I recently came across a LinkedIn blogpost by Tim Rogers entitled, Who should we insist wear Health Tech? In it, he advocates the use of various wearable technologies as ways of improving individuals’ health, and then speculates about the potential benefits that these could bring to wider society. On the face of it, it all sounds reasonable and straightforward.

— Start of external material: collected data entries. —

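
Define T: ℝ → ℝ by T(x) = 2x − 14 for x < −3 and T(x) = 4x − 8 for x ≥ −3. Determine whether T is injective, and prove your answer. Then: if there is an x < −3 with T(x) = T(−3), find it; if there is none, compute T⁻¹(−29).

-15/2

Both pieces are strictly increasing (slopes 2 and 4), so each is injective on its own interval.
The left piece maps (−∞, −3) onto (−∞, −20); the right piece maps [−3, ∞) onto [−20, ∞).
These images are disjoint, so no value is attained by both pieces. So T is injective.
Because the two images are disjoint, no x < −3 has T(x) = T(−3), so we compute T⁻¹(−29): −29 lies in (−∞, −20), so solve 2x − 14 = −29: x = (−29 + 14)/2 = −15/2.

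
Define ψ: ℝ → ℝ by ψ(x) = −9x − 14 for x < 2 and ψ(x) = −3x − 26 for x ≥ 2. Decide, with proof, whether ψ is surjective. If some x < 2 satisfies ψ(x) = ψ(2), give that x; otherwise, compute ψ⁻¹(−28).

14/9

Both pieces are strictly decreasing (slopes −9 and −3), so each is injective on its own interval.
The left piece maps (−∞, 2) onto (−32, ∞); the right piece maps [2, ∞) onto (−∞, −32].
These images together cover ℝ, so ψ is surjective.
Because the two images are disjoint, no x < 2 has ψ(x) = ψ(2), so we compute ψ⁻¹(−28): −28 lies in (−32, ∞), so solve −9x − 14 = −28: x = (−28 + 14)/(−9) = 14/9.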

However, I find the use of the verb "insist" in the post’s title revealing. As often seems to be the case, there is also a "we" doing the insisting of some unnamed others. So power and politics are very much in play here (as they always will be, of course) even though these underlying dynamics of human interaction will rarely if ever be acknowledged when the use of such technologies is advocated. The same could be said about the morality of the whys, whats, and hows of their deployment. In a similar vein, the word “opportunity” usually features prominently – as it does here. But one person’s opportunity is another person’s threat, as they (almost) say.
Unquestionably good?
What concerns me most is that proponents seem to take it for granted that all such developments are unquestionably good - invented by 'good' people, with the intention of doing 'good' things, for the 'good' of other individuals, and thereby enhancing the common 'good'. The real-world dynamics of human interaction are conveniently ignored, in favour of a utopian view in which there is universal wellbeing, co-operation and harmony. A similar pattern can be found in relation to a lot of the stuff that is advocated as a way of ‘dealing with’ complexity.